Oullion: We’re not here for one shot. Our presence here is important symbolically. It has gradually got through to everyone that we don’t just organise parties. That we have become an economic and a social player, as well as an artistic one, is a victory in itself.
The city as a lab
Nuits Sonores is not only organising two consecutive dance nights at Paleis/Palais 10, with Modeselektor and Laurent Garnier topping the bill, the festival will also have a palpable presence in the city centre.
The opening party will take place on Thursday 14 September at (and with) Bozar. That same night, there will be Circuit concerts at the AB, the Bonnefooi, the Fuse, and Le Brass, where Islam Chipsy & EEK will play enchanting Egyptian techno trance and the Brussels label Rebel Up! is guaranteed to make you dance. In Lyons, the Circuit evening is always the busiest, since it is the organisers’ anchor to pull in potential audiences.
The off-road section Extra! highlights the festival’s itinerant character, with a Queer Dance party, a Hammam Disco, and an aperitif with creative entrepreneurs at a former industrial laundry. The European Lab, which was founded in the lap of Nuits Sonores, organises workshops and debates at the ADAM, where people explore new cultural dynamism in the wake of urban and European transformations.
The closing party is in the hands of the DJ of Camion Bazar, which will be parked at Flagey on Sunday afternoon and evening.
BOZAR ELECTRONIC ARTS FESTIVAL
The motto is: multidisciplinary
In keeping with their tradition, the musical zenith of the Bozar Electronic Arts Festival will occur during the last weekend of September.
The organisers have attracted some impressive names, like the American drone master William Basinski, who will be paying tribute to David Bowie, and the Icelandic composer Jóhann Jóhannsson.
But we’re also looking forward to the performances by the Japanese Phew and the Australian Ben Frost.

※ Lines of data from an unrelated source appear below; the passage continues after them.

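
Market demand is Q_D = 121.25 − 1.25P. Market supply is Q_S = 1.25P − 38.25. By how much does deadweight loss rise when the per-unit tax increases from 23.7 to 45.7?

In inverse form: demand P = 97 − 0.8Q, supply P = 30.6 + 0.8Q.
Competitive equilibrium: 97 − 0.8Q = 30.6 + 0.8Q → Q* = 41.5, P* = 63.8.
For a per-unit tax t: ΔQ = t/1.6, so DWL = ½·t·(t/1.6) = t²/3.2.
At t = 23.7: DWL = 175.528. At t = 45.7: DWL = 652.653.
Increase = 652.653 − 175.528 = 477.125.

477.125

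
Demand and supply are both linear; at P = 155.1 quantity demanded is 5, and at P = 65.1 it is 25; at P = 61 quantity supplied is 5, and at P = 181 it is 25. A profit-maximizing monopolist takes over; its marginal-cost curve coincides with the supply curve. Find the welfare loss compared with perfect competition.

Demand slope = (65.1 − 155.1)/(25 − 5) = −4.5, so P = 177.6 − 4.5Q.
Supply slope = (181 − 61)/(25 − 5) = 6, so P = 31 + 6Q.
Competitive equilibrium: 177.6 − 4.5Q = 31 + 6Q → Q* = 13.9619, P* = 114.7714.
Marginal revenue: MR = 177.6 − 9Q. Set MR = MC: 177.6 − 9Q = 31 + 6Q → Q_m = 9.7733.
Price P_m = 177.6 − 4.5·9.7733 = 133.6202; MC(Q_m) = 31 + 6·9.7733 = 89.6398.
Competitive Q* = 13.9619, so ΔQ = 4.1886; wedge = 133.6202 − 89.6398 = 43.9804.
The triangle = ½ × 4.1886 × 43.9804 = 92.11.

92.11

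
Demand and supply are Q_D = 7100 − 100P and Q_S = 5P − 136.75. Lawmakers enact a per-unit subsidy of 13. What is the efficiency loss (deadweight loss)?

In inverse form: demand P = 71 − 0.01Q, supply P = 27.35 + 0.2Q.
Competitive equilibrium: 71 − 0.01Q = 27.35 + 0.2Q → Q* = 207.8571, P* = 68.9214.
The subsidy lowers effective supply by 13: P = 14.35 + 0.2Q.
New quantity: 71 − 0.01Q = 14.35 + 0.2Q → Q' = 269.7619.
Overproduction ΔQ = 269.7619 − 207.8571 = 61.9048; wedge = subsidy = 13.
Deadweight loss = ½ × 61.9048 × 13 = 402.38.

402.38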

To amp up the anticipation, you can visit the installations of the laureates of the STARTS Prize 2017 or the multidisciplinary exhibition Tendencies. Six female Belgian artists are engaging in dialogue with the latest digital technology.
The greatest innovation is that the Estonian exhibition The Archaeology of the Screen is the first in a new space for media art. Bozar Lab will be inaugurated officially during the opening of the Bozar Electronic Arts Festival and it will further explore the link between art and technology. That same evening, an exclusive performance by David Behrman will commemorate the controversial concert that the young American avant-garde collective The Sonic Arts Group played here 50 years ago. At that time, electronic culture had not yet been introduced to the centre.